Sorry Boss, mein Handy klingelt

Nichts ist peinlicher, als wenn im Theater genau in dem spannungsgeladenen Moment, da der Dirigent seinen Taktstock hebt, das Handy klingelt.

Nichts ist peinlicher, als wenn im Theater genau in dem spannungsgeladenen Moment, da der Dirigent seinen Taktstock hebt, das Handy klingelt. Das Handyverbot im Theater steht außer Frage. Doch jetzt gibt es erste Diskussionen darüber, ob eine Ächtung der Mobiltelefone am Arbeitsplatz zu mehr Produktivität führen könnte. Besonders Besprechungen mit Chef und Vorstandsetage sollten schließlich nicht von einer blechern vorgetragenen Wassermusik von Händel gestört werden, da herrscht Übereinstimmung – oder doch nicht?

Die Handysucht vieler Manager lässt sich beispielsweise nicht stoppen.

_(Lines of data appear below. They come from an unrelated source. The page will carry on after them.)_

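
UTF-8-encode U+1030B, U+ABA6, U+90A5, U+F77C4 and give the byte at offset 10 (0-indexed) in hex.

U+1030B → 4-byte form F0 90 8C 8B at offsets 0–3.
U+ABA6 → 3-byte form EA AE A6 at offsets 4–6.
U+90A5 → 3-byte form E9 82 A5 at offsets 7–9.
U+F77C4 → 4-byte form F3 B7 9F 84 at offsets 10–13.
Offset 10 falls in char 4's range; it's byte 1 of F3 B7 9F 84 = 0xF3.

0xF3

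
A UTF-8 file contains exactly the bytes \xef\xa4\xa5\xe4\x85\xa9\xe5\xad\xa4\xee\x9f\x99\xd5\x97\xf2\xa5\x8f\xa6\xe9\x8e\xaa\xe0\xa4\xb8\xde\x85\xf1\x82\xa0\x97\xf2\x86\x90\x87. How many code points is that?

11

Byte at offset 0: 0xEF = 11101111 → 3-byte char (#1). Advance 3.
Byte at offset 3: 0xE4 = 11100100 → 3-byte char (#2). Advance 3.
Byte at offset 6: 0xE5 = 11100101 → 3-byte char (#3). Advance 3.
Byte at offset 9: 0xEE = 11101110 → 3-byte char (#4). Advance 3.
Byte at offset 12: 0xD5 = 11010101 → 2-byte char (#5). Advance 2.
Byte at offset 14: 0xF2 = 11110010 → 4-byte char (#6). Advance 4.
Byte at offset 18: 0xE9 = 11101001 → 3-byte char (#7). Advance 3.
Byte at offset 21: 0xE0 = 11100000 → 3-byte char (#8). Advance 3.
Byte at offset 24: 0xDE = 11011110 → 2-byte char (#9). Advance 2.
Byte at offset 26: 0xF1 = 11110001 → 4-byte char (#10). Advance 4.
Byte at offset 30: 0xF2 = 11110010 → 4-byte char (#11). Advance 4.
Reached end at offset 34 after 11 code points.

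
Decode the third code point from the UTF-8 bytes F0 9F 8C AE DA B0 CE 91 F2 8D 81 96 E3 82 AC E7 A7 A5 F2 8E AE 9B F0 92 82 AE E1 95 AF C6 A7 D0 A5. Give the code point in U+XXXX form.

Offset 0: leading byte 0xF0 = 11110000 → 4-byte char #1 = F0 9F 8C AE.
Offset 4: leading byte 0xDA = 11011010 → 2-byte char #2 = DA B0.
Offset 6: leading byte 0xCE = 11001110 → 2-byte char #3 = CE 91.
Leading byte 0xCE = 11001110 matches 110xxxxx → 2-byte sequence.
Byte 1: 0xCE = 11001110, payload 01110 (5 bits).
Byte 2: 0x91 = 10010001 (10xxxxxx ✓), payload 010001.
Concatenate: 01110010001 = 0x391 (11 bits → U+0391).

U+0391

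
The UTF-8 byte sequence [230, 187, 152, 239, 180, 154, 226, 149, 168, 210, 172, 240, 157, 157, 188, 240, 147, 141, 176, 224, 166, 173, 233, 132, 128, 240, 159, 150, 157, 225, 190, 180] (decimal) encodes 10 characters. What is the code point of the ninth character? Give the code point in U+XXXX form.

U+1F59D

Offset 0: leading byte 0xE6 = 11100110 → 3-byte char #1 = E6 BB 98.
Offset 3: leading byte 0xEF = 11101111 → 3-byte char #2 = EF B4 9A.
Offset 6: leading byte 0xE2 = 11100010 → 3-byte char #3 = E2 95 A8.
Offset 9: leading byte 0xD2 = 11010010 → 2-byte char #4 = D2 AC.
Offset 11: leading byte 0xF0 = 11110000 → 4-byte char #5 = F0 9D 9D BC.
Offset 15: leading byte 0xF0 = 11110000 → 4-byte char #6 = F0 93 8D B0.
Offset 19: leading byte 0xE0 = 11100000 → 3-byte char #7 = E0 A6 AD.
Offset 22: leading byte 0xE9 = 11101001 → 3-byte char #8 = E9 84 80.
Offset 25: leading byte 0xF0 = 11110000 → 4-byte char #9 = F0 9F 96 9D.
Leading byte 0xF0 = 11110000 matches 11110xxx → 4-byte sequence.
Byte 1: 0xF0 = 11110000, payload 000 (3 bits).
Byte 2: 0x9F = 10011111 (10xxxxxx ✓), payload 011111.
Byte 3: 0x96 = 10010110 (10xxxxxx ✓), payload 010110.
Byte 4: 0x9D = 10011101 (10xxxxxx ✓), payload 011101.
Concatenate: 000011111010110011101 = 0x1F59D (21 bits → U+1F59D).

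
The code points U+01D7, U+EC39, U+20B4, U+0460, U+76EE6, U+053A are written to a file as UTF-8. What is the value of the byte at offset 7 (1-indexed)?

0x82

1-indexed offset 7 is 0-indexed offset 6.
U+01D7 → 2-byte form C7 97 at offsets 0–1.
U+EC39 → 3-byte form EE B0 B9 at offsets 2–4.
U+20B4 → 3-byte form E2 82 B4 at offsets 5–7.
Offset 6 falls in char 3's range; it's byte 2 of E2 82 B4 = 0x82.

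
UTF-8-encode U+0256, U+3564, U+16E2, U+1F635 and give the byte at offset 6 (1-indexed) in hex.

1-indexed offset 6 is 0-indexed offset 5.
U+0256 → 2-byte form C9 96 at offsets 0–1.
U+3564 → 3-byte form E3 95 A4 at offsets 2–4.
U+16E2 → 3-byte form E1 9B A2 at offsets 5–7.
Offset 5 falls in char 3's range; it's byte 1 of E1 9B A2 = 0xE1.

0xE1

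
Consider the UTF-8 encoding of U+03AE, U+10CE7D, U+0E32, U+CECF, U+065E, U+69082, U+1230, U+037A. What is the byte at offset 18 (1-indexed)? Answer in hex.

0x82

1-indexed offset 18 is 0-indexed offset 17.
U+03AE → 2-byte form CE AE at offsets 0–1.
U+10CE7D → 4-byte form F4 8C B9 BD at offsets 2–5.
U+0E32 → 3-byte form E0 B8 B2 at offsets 6–8.
U+CECF → 3-byte form EC BB 8F at offsets 9–11.
U+065E → 2-byte form D9 9E at offsets 12–13.
U+69082 → 4-byte form F1 A9 82 82 at offsets 14–17.
Offset 17 falls in char 6's range; it's byte 4 of F1 A9 82 82 = 0x82.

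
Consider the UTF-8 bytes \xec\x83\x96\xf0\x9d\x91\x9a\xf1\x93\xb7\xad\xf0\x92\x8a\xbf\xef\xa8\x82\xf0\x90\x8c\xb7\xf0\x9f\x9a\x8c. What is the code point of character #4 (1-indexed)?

U+122BF

Offset 0: leading byte 0xEC = 11101100 → 3-byte char #1 = EC 83 96.
Offset 3: leading byte 0xF0 = 11110000 → 4-byte char #2 = F0 9D 91 9A.
Offset 7: leading byte 0xF1 = 11110001 → 4-byte char #3 = F1 93 B7 AD.
Offset 11: leading byte 0xF0 = 11110000 → 4-byte char #4 = F0 92 8A BF.
Leading byte 0xF0 = 11110000 matches 11110xxx → 4-byte sequence.
Byte 1: 0xF0 = 11110000, payload 000 (3 bits).
Byte 2: 0x92 = 10010010 (10xxxxxx ✓), payload 010010.
Byte 3: 0x8A = 10001010 (10xxxxxx ✓), payload 001010.
Byte 4: 0xBF = 10111111 (10xxxxxx ✓), payload 111111.
Concatenate: 000010010001010111111 = 0x122BF (21 bits → U+122BF).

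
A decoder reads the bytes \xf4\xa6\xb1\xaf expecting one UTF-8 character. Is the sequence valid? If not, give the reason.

invalid (encodes a value above U+10FFFF)

Leading byte 0xF4 = 11110100 → 4-byte form.
Payload = 0x126C6F, which exceeds U+10FFFF, the maximum Unicode code point. (Leading bytes F5–FF, or F4 followed by ≥ 0x90, are invalid.)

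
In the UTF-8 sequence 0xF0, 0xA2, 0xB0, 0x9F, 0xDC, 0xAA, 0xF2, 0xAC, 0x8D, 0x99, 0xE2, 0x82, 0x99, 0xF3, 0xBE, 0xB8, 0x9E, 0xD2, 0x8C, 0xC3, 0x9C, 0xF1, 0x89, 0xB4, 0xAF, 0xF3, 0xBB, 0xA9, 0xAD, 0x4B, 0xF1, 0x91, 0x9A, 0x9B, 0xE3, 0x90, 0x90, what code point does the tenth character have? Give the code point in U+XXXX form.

Offset 0: leading byte 0xF0 = 11110000 → 4-byte char #1 = F0 A2 B0 9F.
Offset 4: leading byte 0xDC = 11011100 → 2-byte char #2 = DC AA.
Offset 6: leading byte 0xF2 = 11110010 → 4-byte char #3 = F2 AC 8D 99.
Offset 10: leading byte 0xE2 = 11100010 → 3-byte char #4 = E2 82 99.
Offset 13: leading byte 0xF3 = 11110011 → 4-byte char #5 = F3 BE B8 9E.
Offset 17: leading byte 0xD2 = 11010010 → 2-byte char #6 = D2 8C.
Offset 19: leading byte 0xC3 = 11000011 → 2-byte char #7 = C3 9C.
Offset 21: leading byte 0xF1 = 11110001 → 4-byte char #8 = F1 89 B4 AF.
Offset 25: leading byte 0xF3 = 11110011 → 4-byte char #9 = F3 BB A9 AD.
Offset 29: leading byte 0x4B = 01001011 → 1-byte char #10 = 4B.
Leading byte 0x4B = 01001011 matches 0xxxxxxx → 1-byte sequence.
Byte 1: 0x4B = 01001011, payload 1001011 (7 bits).
Concatenate: 1001011 = 0x4B (7 bits → U+004B).

U+004B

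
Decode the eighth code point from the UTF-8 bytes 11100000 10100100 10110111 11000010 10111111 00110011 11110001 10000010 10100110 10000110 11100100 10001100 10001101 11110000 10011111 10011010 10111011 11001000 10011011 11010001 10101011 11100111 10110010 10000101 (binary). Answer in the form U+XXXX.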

Ein Flugschulenbesitzer aus Florida sagt, dass er grundsätzlich sein Handy eingeschaltet hat und einfach überall erreichbar sein möchte: im Meeting wie auf dem stillen Örtchen; und zwar erreichbar für alle – vom Bürgermeister bis zum Möbellieferanten. Für ihn ist ein ausgeschaltetes Handy nutzlos. Und er bedauert Leute die glauben, sie dürften ihn nur im absoluten Notfall mobil anrufen. Den Gegenpol gibt es aber auch: Chefs, die es als Zeichen der Höflichkeit schätzen, wenn Geschäftspartner auch dann über die Sekretärin im Festnetz gehen, wenn sie neulich erst mit dem anderen Manager golfen waren.

Die Nutzung ist so verschieden wie die Menschen, aber es regt sich immer mehr Unmut auch unter Handy-Nutzern. Deshalb hat Peggy Post, Leiterin eines Weiterbildungsinstituts, sich nun die Mühe gemacht, einen Leitfaden auch für Mobilfunknutzung am Arbeitsplatz herauszubringen. Darin sind zunächst die Negativbeispiele aufgeführt: die Attacken sich überbietender, schräger Klingeltöne in Großraumbüros, die chronischen In-Meetings-ans-Handy-Geher, die Mitarbeiter, die glauben, dass es nichts Spannenderes als ihr Privatleben gibt und die es deshalb lautstark mit allen Kollegen teilen wollen. Und es berichten sogar Ärzte in den USA, dass Patienten während lokaler Eingriffe und Untersuchungen ans Handy gehen. Das geschehe drei- bis viermal am Tag, meint ein Augenarzt. Er fragt sich, ob es irgendwo auf der Welt auch Ohrenärzte gibt, die so etwas erleben.

Rebecca Hastings von der Society for Human Resource Management sagt, dass Handys die Zigaretten der Neuzeit seien und ebenso wie diese zu einer Sucht führten. Sie würde es begrüßen, wenn mehr Unternehmen ebenso wie bei Zigaretten spezielle Handybereiche einführen würden. Sie hält nichts von der Annahme dass jemand umso mächtiger und wichtiger umherstolziert, je mehr Anrufe er auf seinem Handy bekommt. Solche Profilneurosen würde ein Handy-Raum in der Arbeit schnell abschleifen.

Flirt-Führer in Europa verweisen einstweilen darauf, dass es o.k. ist, ein erstes Date kurz beim Abendessen sitzen zu lassen und mit dem Handy am Ohr rauszurennen, wenn ein Notfall eintritt – oder aber, wenn ein wichtiger beruflicher Kontakt sich meldet. Vielleicht lässt sich mit einer frischen Kündigung das Gespräch wieder in Gang bringen. Möglicherweise war die übermäßige Handy-Nutzung am Arbeitsplatz schuld – was für ein Thema!